GeoWorld, September 2012, pp. 26-29
The September 2012 issue of GeoWorld Magazine (pp.26-29) showcases CloverPoint’s Insight technology in New Reality: Semantic Web GIS Will Take Us across the Threshold.
“The Internet was supposed to homogenize everyone by connecting us all. Instead, what it’s allowed is silos of interest.”
— Seth Godin,
On the Tribes We Lead
The growing pains of the last century continue to be a focal point for writers trying to make sense of how society’s quantum leap from Industrialization to the Age of Information changes how people consume and share information—how they live their lives.
When examining emerging technology, to focus on the gadgets is to miss the point entirely, confusing products with the skill and knowledge behind their design. In fact, products come to represent technological benchmarks only because of the way they’re labeled and packaged for consumers.
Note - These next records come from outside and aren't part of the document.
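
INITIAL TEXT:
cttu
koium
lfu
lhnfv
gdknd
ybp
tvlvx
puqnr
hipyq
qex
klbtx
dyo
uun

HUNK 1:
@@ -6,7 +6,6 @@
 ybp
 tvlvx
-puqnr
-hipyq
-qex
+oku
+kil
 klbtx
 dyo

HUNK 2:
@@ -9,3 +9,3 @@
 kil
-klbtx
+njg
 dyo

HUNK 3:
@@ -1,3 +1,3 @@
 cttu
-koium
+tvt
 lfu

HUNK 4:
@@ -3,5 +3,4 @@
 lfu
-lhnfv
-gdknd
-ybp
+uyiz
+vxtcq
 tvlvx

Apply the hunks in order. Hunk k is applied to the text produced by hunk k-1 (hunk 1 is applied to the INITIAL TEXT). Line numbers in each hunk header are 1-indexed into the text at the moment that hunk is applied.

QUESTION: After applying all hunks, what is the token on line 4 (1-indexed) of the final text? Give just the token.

Hunk 1: at line 6 remove [puqnr,hipyq,qex] add [oku,kil] -> 12 lines: cttu koium lfu lhnfv gdknd ybp tvlvx oku kil klbtx dyo uun
Hunk 2: at line 9 remove [klbtx] add [njg] -> 12 lines: cttu koium lfu lhnfv gdknd ybp tvlvx oku kil njg dyo uun
Hunk 3: at line 1 remove [koium] add [tvt] -> 12 lines: cttu tvt lfu lhnfv gdknd ybp tvlvx oku kil njg dyo uun
Hunk 4: at line 3 remove [lhnfv,gdknd,ybp] add [uyiz,vxtcq] -> 11 lines: cttu tvt lfu uyiz vxtcq tvlvx oku kil njg dyo uun
Final line 4: uyiz

Answer: uyiz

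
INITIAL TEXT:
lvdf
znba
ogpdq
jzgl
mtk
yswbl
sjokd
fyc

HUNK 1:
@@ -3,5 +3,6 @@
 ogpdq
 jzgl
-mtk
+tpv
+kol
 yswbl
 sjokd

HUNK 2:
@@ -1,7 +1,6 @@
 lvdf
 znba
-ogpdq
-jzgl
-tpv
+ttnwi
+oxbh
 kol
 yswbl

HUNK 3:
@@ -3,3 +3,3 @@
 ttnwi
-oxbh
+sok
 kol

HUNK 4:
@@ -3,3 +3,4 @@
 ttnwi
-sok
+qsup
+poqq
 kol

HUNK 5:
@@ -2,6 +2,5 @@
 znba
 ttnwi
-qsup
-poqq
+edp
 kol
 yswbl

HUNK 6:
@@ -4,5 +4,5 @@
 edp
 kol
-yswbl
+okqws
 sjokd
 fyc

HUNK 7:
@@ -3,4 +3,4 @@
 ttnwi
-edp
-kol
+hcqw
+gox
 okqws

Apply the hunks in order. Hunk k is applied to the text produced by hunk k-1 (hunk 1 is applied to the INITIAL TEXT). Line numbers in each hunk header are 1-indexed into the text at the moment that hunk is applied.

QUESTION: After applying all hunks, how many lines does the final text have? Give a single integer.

Answer: 8

Derivation:
Hunk 1: at line 3 remove [mtk] add [tpv,kol] -> 9 lines: lvdf znba ogpdq jzgl tpv kol yswbl sjokd fyc
Hunk 2: at line 1 remove [ogpdq,jzgl,tpv] add [ttnwi,oxbh] -> 8 lines: lvdf znba ttnwi oxbh kol yswbl sjokd fyc
Hunk 3: at line 3 remove [oxbh] add [sok] -> 8 lines: lvdf znba ttnwi sok kol yswbl sjokd fyc
Hunk 4: at line 3 remove [sok] add [qsup,poqq] -> 9 lines: lvdf znba ttnwi qsup poqq kol yswbl sjokd fyc
Hunk 5: at line 2 remove [qsup,poqq] add [edp] -> 8 lines: lvdf znba ttnwi edp kol yswbl sjokd fyc
Hunk 6: at line 4 remove [yswbl] add [okqws] -> 8 lines: lvdf znba ttnwi edp kol okqws sjokd fyc
Hunk 7: at line 3 remove [edp,kol] add [hcqw,gox] -> 8 lines: lvdf znba ttnwi hcqw gox okqws sjokd fyc
Final line count: 8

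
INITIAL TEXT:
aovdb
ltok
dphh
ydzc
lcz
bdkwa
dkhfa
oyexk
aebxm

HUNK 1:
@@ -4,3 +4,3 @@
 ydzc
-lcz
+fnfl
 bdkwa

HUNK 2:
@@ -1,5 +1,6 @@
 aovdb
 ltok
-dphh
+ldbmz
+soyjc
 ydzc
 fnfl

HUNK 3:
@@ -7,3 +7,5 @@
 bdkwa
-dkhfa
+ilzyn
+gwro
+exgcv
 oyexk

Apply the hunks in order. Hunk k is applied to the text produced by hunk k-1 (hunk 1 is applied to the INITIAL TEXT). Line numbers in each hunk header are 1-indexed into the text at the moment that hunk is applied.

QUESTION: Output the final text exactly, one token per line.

Hunk 1: at line 4 remove [lcz] add [fnfl] -> 9 lines: aovdb ltok dphh ydzc fnfl bdkwa dkhfa oyexk aebxm
Hunk 2: at line 1 remove [dphh] add [ldbmz,soyjc] -> 10 lines: aovdb ltok ldbmz soyjc ydzc fnfl bdkwa dkhfa oyexk aebxm
Hunk 3: at line 7 remove [dkhfa] add [ilzyn,gwro,exgcv] -> 12 lines: aovdb ltok ldbmz soyjc ydzc fnfl bdkwa ilzyn gwro exgcv oyexk aebxm

Answer: aovdb
ltok
ldbmz
soyjc
ydzc
fnfl
bdkwa
ilzyn
gwro
exgcv
oyexk
aebxm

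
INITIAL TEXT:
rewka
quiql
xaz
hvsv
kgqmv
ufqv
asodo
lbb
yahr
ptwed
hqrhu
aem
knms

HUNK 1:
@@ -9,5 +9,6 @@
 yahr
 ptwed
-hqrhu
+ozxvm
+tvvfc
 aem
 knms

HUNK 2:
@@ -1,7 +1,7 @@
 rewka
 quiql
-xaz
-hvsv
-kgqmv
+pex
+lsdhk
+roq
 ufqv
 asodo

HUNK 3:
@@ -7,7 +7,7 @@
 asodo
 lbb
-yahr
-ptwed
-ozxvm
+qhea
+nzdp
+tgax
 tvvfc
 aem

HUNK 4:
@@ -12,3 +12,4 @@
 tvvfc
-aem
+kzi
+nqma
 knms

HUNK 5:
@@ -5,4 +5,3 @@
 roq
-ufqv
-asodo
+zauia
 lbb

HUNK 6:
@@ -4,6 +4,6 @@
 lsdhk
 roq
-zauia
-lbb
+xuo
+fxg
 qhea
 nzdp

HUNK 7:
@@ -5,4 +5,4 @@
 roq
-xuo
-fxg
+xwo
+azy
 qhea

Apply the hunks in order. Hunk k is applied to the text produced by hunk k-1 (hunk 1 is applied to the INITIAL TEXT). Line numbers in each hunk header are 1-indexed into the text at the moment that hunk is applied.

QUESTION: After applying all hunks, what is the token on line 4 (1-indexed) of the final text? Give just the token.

Answer: lsdhk

Derivation:
Hunk 1: at line 9 remove [hqrhu] add [ozxvm,tvvfc] -> 14 lines: rewka quiql xaz hvsv kgqmv ufqv asodo lbb yahr ptwed ozxvm tvvfc aem knms
Hunk 2: at line 1 remove [xaz,hvsv,kgqmv] add [pex,lsdhk,roq] -> 14 lines: rewka quiql pex lsdhk roq ufqv asodo lbb yahr ptwed ozxvm tvvfc aem knms
Hunk 3: at line 7 remove [yahr,ptwed,ozxvm] add [qhea,nzdp,tgax] -> 14 lines: rewka quiql pex lsdhk roq ufqv asodo lbb qhea nzdp tgax tvvfc aem knms
Hunk 4: at line 12 remove [aem] add [kzi,nqma] -> 15 lines: rewka quiql pex lsdhk roq ufqv asodo lbb qhea nzdp tgax tvvfc kzi nqma knms
Hunk 5: at line 5 remove [ufqv,asodo] add [zauia] -> 14 lines: rewka quiql pex lsdhk roq zauia lbb qhea nzdp tgax tvvfc kzi nqma knms
Hunk 6: at line 4 remove [zauia,lbb] add [xuo,fxg] -> 14 lines: rewka quiql pex lsdhk roq xuo fxg qhea nzdp tgax tvvfc kzi nqma knms
Hunk 7: at line 5 remove [xuo,fxg] add [xwo,azy] -> 14 lines: rewka quiql pex lsdhk roq xwo azy qhea nzdp tgax tvvfc kzi nqma knms
Final line 4: lsdhk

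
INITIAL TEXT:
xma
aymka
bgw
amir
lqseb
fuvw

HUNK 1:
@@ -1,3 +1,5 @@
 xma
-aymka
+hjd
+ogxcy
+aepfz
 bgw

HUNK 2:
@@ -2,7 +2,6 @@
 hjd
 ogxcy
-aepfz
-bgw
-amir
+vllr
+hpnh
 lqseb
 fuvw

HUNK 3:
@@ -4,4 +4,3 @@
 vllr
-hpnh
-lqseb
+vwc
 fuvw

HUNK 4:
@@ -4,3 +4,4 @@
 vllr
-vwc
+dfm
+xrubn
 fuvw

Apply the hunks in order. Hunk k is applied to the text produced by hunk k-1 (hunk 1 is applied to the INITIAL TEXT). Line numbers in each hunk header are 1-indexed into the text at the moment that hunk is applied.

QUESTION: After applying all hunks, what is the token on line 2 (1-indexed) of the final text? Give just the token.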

In truth, there’s little technological difference between a 512MB flash drive and the 32GB model, no matter what marketers tell us.
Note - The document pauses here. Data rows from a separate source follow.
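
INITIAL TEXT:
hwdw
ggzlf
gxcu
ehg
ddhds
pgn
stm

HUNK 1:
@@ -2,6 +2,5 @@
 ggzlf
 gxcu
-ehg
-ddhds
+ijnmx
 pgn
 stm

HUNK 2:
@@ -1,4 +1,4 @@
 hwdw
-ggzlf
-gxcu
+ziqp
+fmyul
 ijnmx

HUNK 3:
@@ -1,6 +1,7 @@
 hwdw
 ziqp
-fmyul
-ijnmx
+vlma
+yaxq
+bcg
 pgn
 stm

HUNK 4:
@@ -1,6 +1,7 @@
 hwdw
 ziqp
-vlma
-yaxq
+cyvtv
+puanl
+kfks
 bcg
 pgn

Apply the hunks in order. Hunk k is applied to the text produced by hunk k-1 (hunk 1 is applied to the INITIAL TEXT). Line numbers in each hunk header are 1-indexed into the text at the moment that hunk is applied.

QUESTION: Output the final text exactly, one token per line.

Hunk 1: at line 2 remove [ehg,ddhds] add [ijnmx] -> 6 lines: hwdw ggzlf gxcu ijnmx pgn stm
Hunk 2: at line 1 remove [ggzlf,gxcu] add [ziqp,fmyul] -> 6 lines: hwdw ziqp fmyul ijnmx pgn stm
Hunk 3: at line 1 remove [fmyul,ijnmx] add [vlma,yaxq,bcg] -> 7 lines: hwdw ziqp vlma yaxq bcg pgn stm
Hunk 4: at line 1 remove [vlma,yaxq] add [cyvtv,puanl,kfks] -> 8 lines: hwdw ziqp cyvtv puanl kfks bcg pgn stm

Answer: hwdw
ziqp
cyvtv
puanl
kfks
bcg
pgn
stm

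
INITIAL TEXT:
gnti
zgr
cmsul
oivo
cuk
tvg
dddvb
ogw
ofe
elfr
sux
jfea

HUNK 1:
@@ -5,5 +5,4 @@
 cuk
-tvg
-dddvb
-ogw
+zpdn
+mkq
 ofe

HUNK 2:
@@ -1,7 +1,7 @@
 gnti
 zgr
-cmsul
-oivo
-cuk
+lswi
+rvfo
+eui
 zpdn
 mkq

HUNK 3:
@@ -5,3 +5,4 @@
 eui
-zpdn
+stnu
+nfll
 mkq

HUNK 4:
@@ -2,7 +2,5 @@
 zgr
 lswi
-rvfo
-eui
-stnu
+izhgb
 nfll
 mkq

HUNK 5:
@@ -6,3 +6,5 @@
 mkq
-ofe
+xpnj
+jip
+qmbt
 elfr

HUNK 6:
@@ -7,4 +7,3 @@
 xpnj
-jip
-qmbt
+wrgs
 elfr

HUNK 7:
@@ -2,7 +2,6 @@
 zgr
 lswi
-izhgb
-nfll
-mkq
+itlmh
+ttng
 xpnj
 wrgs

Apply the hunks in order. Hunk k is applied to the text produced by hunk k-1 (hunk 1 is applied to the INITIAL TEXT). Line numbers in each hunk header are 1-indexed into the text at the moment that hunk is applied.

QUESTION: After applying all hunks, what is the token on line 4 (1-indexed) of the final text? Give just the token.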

Products rarely emerge; they’re assembled, packaged and consumed. They become obsolete, and they’re replaced by a new model each year. The technology behind these products, however, is more ephemeral: less of a what than a how. It’s not created according to a schedule. Instead, it evolves and emerges as innovation dictates and epiphany strikes.
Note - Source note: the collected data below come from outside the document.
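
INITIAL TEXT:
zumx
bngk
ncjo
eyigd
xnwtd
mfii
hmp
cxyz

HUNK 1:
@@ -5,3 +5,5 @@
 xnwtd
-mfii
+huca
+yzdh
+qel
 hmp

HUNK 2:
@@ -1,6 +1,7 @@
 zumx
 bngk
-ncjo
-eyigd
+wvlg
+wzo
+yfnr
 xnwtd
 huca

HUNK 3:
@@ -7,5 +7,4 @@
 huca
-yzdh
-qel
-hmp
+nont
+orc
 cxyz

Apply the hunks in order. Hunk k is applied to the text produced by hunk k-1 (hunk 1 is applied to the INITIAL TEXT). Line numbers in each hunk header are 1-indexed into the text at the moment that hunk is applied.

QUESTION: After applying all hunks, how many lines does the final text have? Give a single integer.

Hunk 1: at line 5 remove [mfii] add [huca,yzdh,qel] -> 10 lines: zumx bngk ncjo eyigd xnwtd huca yzdh qel hmp cxyz
Hunk 2: at line 1 remove [ncjo,eyigd] add [wvlg,wzo,yfnr] -> 11 lines: zumx bngk wvlg wzo yfnr xnwtd huca yzdh qel hmp cxyz
Hunk 3: at line 7 remove [yzdh,qel,hmp] add [nont,orc] -> 10 lines: zumx bngk wvlg wzo yfnr xnwtd huca nont orc cxyz
Final line count: 10

Answer: 10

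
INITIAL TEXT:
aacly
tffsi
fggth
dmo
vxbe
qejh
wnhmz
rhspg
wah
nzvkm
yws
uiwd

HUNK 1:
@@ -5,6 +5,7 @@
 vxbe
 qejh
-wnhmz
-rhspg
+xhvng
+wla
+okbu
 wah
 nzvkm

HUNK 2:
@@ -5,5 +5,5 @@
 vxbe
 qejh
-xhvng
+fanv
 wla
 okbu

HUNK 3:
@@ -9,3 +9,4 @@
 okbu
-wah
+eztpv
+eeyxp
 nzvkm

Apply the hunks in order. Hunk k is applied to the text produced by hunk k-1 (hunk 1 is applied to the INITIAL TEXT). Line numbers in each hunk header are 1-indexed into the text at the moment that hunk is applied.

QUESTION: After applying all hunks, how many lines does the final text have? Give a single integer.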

The addition of cheaper, higher-resolution screens to mobile devices was an attractive and popular design element, but the real “game changer” was the incorporation of spatial data to “geotag” photos. By using data such devices already access, the quality of information already captured by average users increased by an order of magnitude.


The University of British Columbia’s Insight 3-D model demonstrates how rich, dynamic and spatially accurate models of the real world may be constructed using streamlined coding languages such as GeoJSON.
And although a larger-capacity portable hard drive can be useful, it was the growing movement to cloud-based storage that freed users from their desks and offices, and made more accessible a type of innovation that arises not from closed-door development, but from open, collaborative development communities.